We kept walking down Burlingame Avenue and Baby Couture got our visit too, but my girls are now a bit too old for baby and toddler apparel, however fancy or exclusive. I had a hard time tearing them away from the play table, but the promise of a bookstore next door convinced them to abandon the Plan Toys mini garage.
I met Sue as I was perusing the Books, Inc. children’s book section, finding inspiration for my November book review on bedtime stories. They have a great selection of children’s books and a good choice of discounted discontinued picture books. I bought one called Mumbo Jumbo by Michael Roberts, a stunningly illustrated Halloween creepy ABC.

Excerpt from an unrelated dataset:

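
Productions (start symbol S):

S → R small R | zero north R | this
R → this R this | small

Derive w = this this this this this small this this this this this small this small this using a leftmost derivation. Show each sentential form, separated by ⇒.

S ⇒ R small R ⇒ this R this small R ⇒ this this R this this small R ⇒ this this this R this this this small R ⇒ this this this this R this this this this small R ⇒ this this this this this R this this this this this small R ⇒ this this this this this small this this this this this small R ⇒ this this this this this small this this this this this small this R this ⇒ this this this this this small this this this this this small this small this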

We then headed to Washington Park where supposedly we’d meet other Burlingame moms and eat ice cream. We never found the ice cream people (probably had the info wrong) but the three children had a blast running around the playground near the recreation center. Without ice creams, our tummies grew restless and dinner was soon on our mind. But where?

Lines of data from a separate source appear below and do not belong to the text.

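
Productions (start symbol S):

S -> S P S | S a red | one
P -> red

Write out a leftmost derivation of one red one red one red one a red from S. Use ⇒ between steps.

S ⇒ S a red   [S -> S a red]
S a red ⇒ S P S a red   [S -> S P S]
S P S a red ⇒ one P S a red   [S -> one]
one P S a red ⇒ one red S a red   [P -> red]
one red S a red ⇒ one red S P S a red   [S -> S P S]
one red S P S a red ⇒ one red S P S P S a red   [S -> S P S]
one red S P S P S a red ⇒ one red one P S P S a red   [S -> one]
one red one P S P S a red ⇒ one red one red S P S a red   [P -> red]
one red one red S P S a red ⇒ one red one red one P S a red   [S -> one]
one red one red one P S a red ⇒ one red one red one red S a red   [P -> red]
one red one red one red S a red ⇒ one red one red one red one a red   [S -> one]

S ⇒ S a red ⇒ S P S a red ⇒ one P S a red ⇒ one red S a red ⇒ one red S P S a red ⇒ one red S P S P S a red ⇒ one red one P S P S a red ⇒ one red one red S P S a red ⇒ one red one red one P S a red ⇒ one red one red one red S a red ⇒ one red one red one red one a red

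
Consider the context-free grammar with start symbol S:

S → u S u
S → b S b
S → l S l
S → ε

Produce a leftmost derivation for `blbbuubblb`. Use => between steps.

S => bSb   [S → b S b]
bSb => blSlb   [S → l S l]
blSlb => blbSblb   [S → b S b]
blbSblb => blbbSbblb   [S → b S b]
blbbSbblb => blbbuSubblb   [S → u S u]
blbbuSubblb => blbbuubblb   [S → ε]

S => bSb => blSlb => blbSblb => blbbSbblb => blbbuSubblb => blbbuubblb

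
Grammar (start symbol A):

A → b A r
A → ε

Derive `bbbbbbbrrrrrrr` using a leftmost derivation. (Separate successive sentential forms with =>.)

A => bAr => bbArr => bbbArrr => bbbbArrrr => bbbbbArrrrr => bbbbbbArrrrrr => bbbbbbbArrrrrrr => bbbbbbbrrrrrrr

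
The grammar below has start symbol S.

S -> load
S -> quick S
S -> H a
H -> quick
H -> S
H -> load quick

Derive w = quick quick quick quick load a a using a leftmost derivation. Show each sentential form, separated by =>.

S => quick S => quick quick S => quick quick H a => quick quick S a => quick quick quick S a => quick quick quick quick S a => quick quick quick quick H a a => quick quick quick quick S a a => quick quick quick quick load a a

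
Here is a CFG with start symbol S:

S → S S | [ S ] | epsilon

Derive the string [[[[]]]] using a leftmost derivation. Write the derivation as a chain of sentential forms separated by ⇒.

S ⇒ [S] ⇒ [SS] ⇒ [SSS] ⇒ [[S]SS] ⇒ [[[S]]SS] ⇒ [[[[S]]]SS] ⇒ [[[[]]]SS] ⇒ [[[[]]]S] ⇒ [[[[]]]]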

Crepevinemade the cut because it was clean and roomy. Also the children each got a set of Wikki Stix, bendable sticky sticks to make shapes of all sorts, and that kept them all quiet.

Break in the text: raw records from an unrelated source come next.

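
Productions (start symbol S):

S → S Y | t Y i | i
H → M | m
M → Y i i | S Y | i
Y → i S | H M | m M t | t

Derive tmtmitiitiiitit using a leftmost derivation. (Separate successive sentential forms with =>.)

S => SY   [S → S Y]
SY => tYiY   [S → t Y i]
tYiY => tmMtiY   [Y → m M t]
tmMtiY => tmSYtiY   [M → S Y]
tmSYtiY => tmtYiYtiY   [S → t Y i]
tmtYiYtiY => tmtmMtiYtiY   [Y → m M t]
tmtmMtiYtiY => tmtmitiYtiY   [M → i]
tmtmitiYtiY => tmtmitiiStiY   [Y → i S]
tmtmitiiStiY => tmtmitiitYitiY   [S → t Y i]
tmtmitiitYitiY => tmtmitiitiSitiY   [Y → i S]
tmtmitiitiSitiY => tmtmitiitiiitiY   [S → i]
tmtmitiitiiitiY => tmtmitiitiiitit   [Y → t]

S=>SY=>tYiY=>tmMtiY=>tmSYtiY=>tmtYiYtiY=>tmtmMtiYtiY=>tmtmitiYtiY=>tmtmitiiStiY=>tmtmitiitYitiY=>tmtmitiitiSitiY=>tmtmitiitiiitiY=>tmtmitiitiiitit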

After dinner and ‘cuz the children really ate well, they finally got the much awaited ice cream. For that, Sue made us hike to an old-fashioned ice cream parlor that propelled my girls to Willy Wonka heaven.
Powell’s Sweet Shoppeis a crazy place, crazy for Willy Wonka and the Chocolate Factory that is. As Sue said “they play Willy Wonka night and day.”
Indeed as we stepped inside, I heard the last lines of The Candyman Can song. At the back of the shop there’s a mini theatre with three red velvet theatre seats in front of a TV screen that plays the movie in a loop. Needless to say, the screen is surrounded by Willy Wonka paraphernalia and candy bars. What else?!
Our three children rushed there and stayed glued in their seats until we left, licking their ice-cream absent-mindedly as Charlie Bucket roamed the streets of the candy town.
As for me, I stared bewildered at the modern-day looks of Violet Beauregarde, Veruca Salt, Augustus Gloop, Mike Tee Vee and Charlie Bucket. It’s so sad when children characters on screen grow up. You should never have to suffer that with your childhood memories.